Silent majority can never be heard
But contrary to popular opinion, politicians are extremely helpful to voters with good ideas. Why not? They cannot know the needs of every community or family in the country. They need to be told and they all need to be told nicely. That is how democracy works. It is foolish in the extreme to be offensive to the very people who can solve the problem. Protest is so much last century. The silent majority are silent by choice. By definition they can never be heard. Ask and you will receive is the applicable message for those who want change, but they must ask in the right way.
Over 30 years ago I ran a Votergram Voice campaign for the Pharmacy industry which was having trouble surviving.

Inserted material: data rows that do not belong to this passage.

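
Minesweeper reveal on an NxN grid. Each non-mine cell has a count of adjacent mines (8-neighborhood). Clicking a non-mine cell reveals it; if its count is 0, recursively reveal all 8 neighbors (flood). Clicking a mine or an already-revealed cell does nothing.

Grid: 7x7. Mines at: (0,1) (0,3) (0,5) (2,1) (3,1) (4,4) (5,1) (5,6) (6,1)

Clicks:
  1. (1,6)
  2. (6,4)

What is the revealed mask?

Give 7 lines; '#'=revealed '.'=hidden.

Click 1 (1,6) count=1: revealed 1 new [(1,6)] -> total=1
Click 2 (6,4) count=0: revealed 8 new [(5,2) (5,3) (5,4) (5,5) (6,2) (6,3) (6,4) (6,5)] -> total=9

Answer: .......
......#
.......
.......
.......
..####.
..####.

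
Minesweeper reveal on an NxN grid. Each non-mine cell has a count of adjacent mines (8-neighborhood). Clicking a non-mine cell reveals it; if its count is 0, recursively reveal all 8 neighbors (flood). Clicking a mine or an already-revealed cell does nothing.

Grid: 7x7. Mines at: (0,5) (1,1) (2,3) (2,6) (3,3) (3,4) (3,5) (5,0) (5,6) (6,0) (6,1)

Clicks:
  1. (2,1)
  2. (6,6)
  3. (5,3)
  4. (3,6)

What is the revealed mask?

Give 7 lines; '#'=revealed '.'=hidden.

Answer: .......
.......
.#.....
......#
..####.
..####.
..#####

Derivation:
Click 1 (2,1) count=1: revealed 1 new [(2,1)] -> total=1
Click 2 (6,6) count=1: revealed 1 new [(6,6)] -> total=2
Click 3 (5,3) count=0: revealed 12 new [(4,2) (4,3) (4,4) (4,5) (5,2) (5,3) (5,4) (5,5) (6,2) (6,3) (6,4) (6,5)] -> total=14
Click 4 (3,6) count=2: revealed 1 new [(3,6)] -> total=15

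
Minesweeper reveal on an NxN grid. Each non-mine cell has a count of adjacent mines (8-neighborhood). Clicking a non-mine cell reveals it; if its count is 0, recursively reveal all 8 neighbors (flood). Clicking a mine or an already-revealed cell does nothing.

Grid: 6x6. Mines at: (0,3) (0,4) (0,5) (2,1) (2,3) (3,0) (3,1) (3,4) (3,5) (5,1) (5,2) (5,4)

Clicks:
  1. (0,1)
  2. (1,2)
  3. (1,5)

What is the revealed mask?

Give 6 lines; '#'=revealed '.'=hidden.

Click 1 (0,1) count=0: revealed 6 new [(0,0) (0,1) (0,2) (1,0) (1,1) (1,2)] -> total=6
Click 2 (1,2) count=3: revealed 0 new [(none)] -> total=6
Click 3 (1,5) count=2: revealed 1 new [(1,5)] -> total=7

Answer: ###...
###..#
......
......
......
......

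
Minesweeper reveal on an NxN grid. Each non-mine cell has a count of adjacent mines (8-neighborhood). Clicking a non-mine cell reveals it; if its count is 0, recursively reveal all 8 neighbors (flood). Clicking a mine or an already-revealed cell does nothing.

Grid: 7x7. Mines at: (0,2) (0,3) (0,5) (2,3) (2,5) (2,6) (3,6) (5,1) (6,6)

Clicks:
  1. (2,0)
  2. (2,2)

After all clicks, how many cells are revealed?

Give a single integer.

Click 1 (2,0) count=0: revealed 14 new [(0,0) (0,1) (1,0) (1,1) (1,2) (2,0) (2,1) (2,2) (3,0) (3,1) (3,2) (4,0) (4,1) (4,2)] -> total=14
Click 2 (2,2) count=1: revealed 0 new [(none)] -> total=14

Answer: 14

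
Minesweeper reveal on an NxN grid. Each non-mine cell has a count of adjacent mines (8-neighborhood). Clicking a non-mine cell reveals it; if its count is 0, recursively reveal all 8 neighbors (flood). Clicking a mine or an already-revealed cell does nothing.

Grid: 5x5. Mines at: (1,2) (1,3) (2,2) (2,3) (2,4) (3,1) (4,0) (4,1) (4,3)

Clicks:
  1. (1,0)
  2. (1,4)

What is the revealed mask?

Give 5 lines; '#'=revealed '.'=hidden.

Click 1 (1,0) count=0: revealed 6 new [(0,0) (0,1) (1,0) (1,1) (2,0) (2,1)] -> total=6
Click 2 (1,4) count=3: revealed 1 new [(1,4)] -> total=7

Answer: ##...
##..#
##...
.....
.....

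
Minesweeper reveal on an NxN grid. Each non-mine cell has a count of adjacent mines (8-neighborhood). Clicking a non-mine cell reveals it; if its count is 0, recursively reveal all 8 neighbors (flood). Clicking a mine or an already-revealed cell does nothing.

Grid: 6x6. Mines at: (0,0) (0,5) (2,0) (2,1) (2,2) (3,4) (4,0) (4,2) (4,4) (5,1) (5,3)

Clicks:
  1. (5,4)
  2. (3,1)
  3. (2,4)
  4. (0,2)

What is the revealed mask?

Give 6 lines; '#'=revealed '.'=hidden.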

Members of Parliament kindly responded with three-year Community Pharmacy Agreements giving the industry $1.5 billion of taxpayer support a year. So far pharmacists have received about $50 billion of taxpayer support through that voice. They seem to be currently confronting the very MPs who have been so generous to them in the past. That is the wrong use of their voices as voters. An attempt at brutal bullying of our representatives.
An effective Voice for those who want it
The voice for every Australian who wants it is the Votergram Voice and it will always be effective for those who use it as I have outlined. It does not depend on government funding so cannot be muzzled. But the voter sending a Votergram must work hard to persuade the MPs that what is sought is good and fair. Politicians are very much aware of the challenge they face in representing 17 million voters, 26 million people, many of whom have totally different views on any given topic. MPs cannot possibly please all of 17 million voters all of the time. What is good for Australia or good for a voter in need, is what wins their support. We are fortunate to have such people representing us in Parliament in what has become a largely thankless task. Next time they do what you want, think about thanking them. I wonder how many pharmacists have thanked the parliament for their $1.5 billion of annual support for the past 30 years. School children receiving air conditioning and assembly areas through their Votergram Voices certainly have.
There are plenty of peak bodies lobbying government, but those whose members speak for themselves as well by Votergram, are the ones who win most easily.